Le recul de cette frontière remet en question les solutions purement temporelles au problème de l'avortement thérapeutique. Et cette remise en cause laisse réapparaître une vérité immémoriale: le début d'une destinée humaine se noue là où se rencontrent la chance biologique de la survie et le désir plus ou moins actif d'une société, d'une famille ou d'un individu prêts à l'accueillir. Le fœtus, en somme, est un sujet d'histoire comme un autre. Qui vient d'accéder au salut. En 2007, l'Eglise catholique lui a officiellement ouvert les portes du paradis.

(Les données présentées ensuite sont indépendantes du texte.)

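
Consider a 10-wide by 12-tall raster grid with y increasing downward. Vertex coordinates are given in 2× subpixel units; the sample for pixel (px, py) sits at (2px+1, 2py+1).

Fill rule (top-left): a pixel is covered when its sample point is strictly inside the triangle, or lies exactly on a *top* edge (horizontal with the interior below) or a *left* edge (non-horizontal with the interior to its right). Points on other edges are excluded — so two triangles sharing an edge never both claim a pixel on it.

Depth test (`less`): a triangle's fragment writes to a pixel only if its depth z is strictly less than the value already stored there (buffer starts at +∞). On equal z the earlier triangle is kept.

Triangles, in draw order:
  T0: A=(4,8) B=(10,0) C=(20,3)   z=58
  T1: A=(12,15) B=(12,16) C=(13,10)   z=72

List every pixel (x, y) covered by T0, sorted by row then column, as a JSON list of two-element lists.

T0:
  2·area = 98
  edge (4, 8)→(10, 0): d=(6,-8) top-left  bias=+0
  edge (10, 0)→(20, 3): d=(10,3) right/bottom  bias=-1
  edge (20, 3)→(4, 8): d=(-16,5) right/bottom  bias=-1
    (5,0)@(11, 1): e=[14,7,77] → █
    (6,0)@(13, 1): e=[30,1,67] → █
    (7,0)@(15, 1): e=[46,-5,57] → ·
    (4,1)@(9, 3): e=[10,33,55] → █
    (7,1)@(15, 3): e=[58,15,25] → █
    (8,1)@(17, 3): e=[74,9,15] → █
    (9,1)@(19, 3): e=[90,3,5] → █
    (3,2)@(7, 5): e=[6,59,33] → █
    (7,2)@(15, 5): e=[70,35,-7] → ·
    (8,2)@(17, 5): e=[86,29,-17] → ·
    (9,2)@(19, 5): e=[102,23,-27] → ·
    (2,3)@(5, 7): e=[2,85,11] → █
  covered (14 px):
    · · · · · █ █ · · ·
    · · · · █ █ █ █ █ █
    · · · █ █ █ █ · · ·
    · · █ █ · · · · · ·
    · · · · · · · · · ·
    · · · · · · · · · ·
    · · · · · · · · · ·
    · · · · · · · · · ·
    · · · · · · · · · ·
    · · · · · · · · · ·
    · · · · · · · · · ·
    · · · · · · · · · ·
T1:
  2·area = 1  (B↔C swapped to make it positive)
  edge (12, 15)→(13, 10): d=(1,-5) top-left  bias=+0
  edge (13, 10)→(12, 16): d=(-1,6) right/bottom  bias=-1
  edge (12, 16)→(12, 15): d=(0,-1) top-left  bias=+0
  covered (0 px):
    · · · · · · · · · ·
    · · · · · · · · · ·
    · · · · · · · · · ·
    · · · · · · · · · ·
    · · · · · · · · · ·
    · · · · · · · · · ·
    · · · · · · · · · ·
    · · · · · · · · · ·
    · · · · · · · · · ·
    · · · · · · · · · ·
    · · · · · · · · · ·
    · · · · · · · · · ·

Answer: [[5,0],[6,0],[4,1],[5,1],[6,1],[7,1],[8,1],[9,1],[3,2],[4,2],[5,2],[6,2],[2,3],[3,3]]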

Suivant un souhait exprimé par Benoît XVI alors qu'il n'était que cardinal, la Commission théologique internationale a jugé que le limbe des nouveau-nés reflétait «une vision trop restrictive du salut» et estimé qu'il existe «des bases théologiques et liturgiques sérieuses pour espérer que, lorsqu'ils meurent, les bébés non baptisés sont sauvés».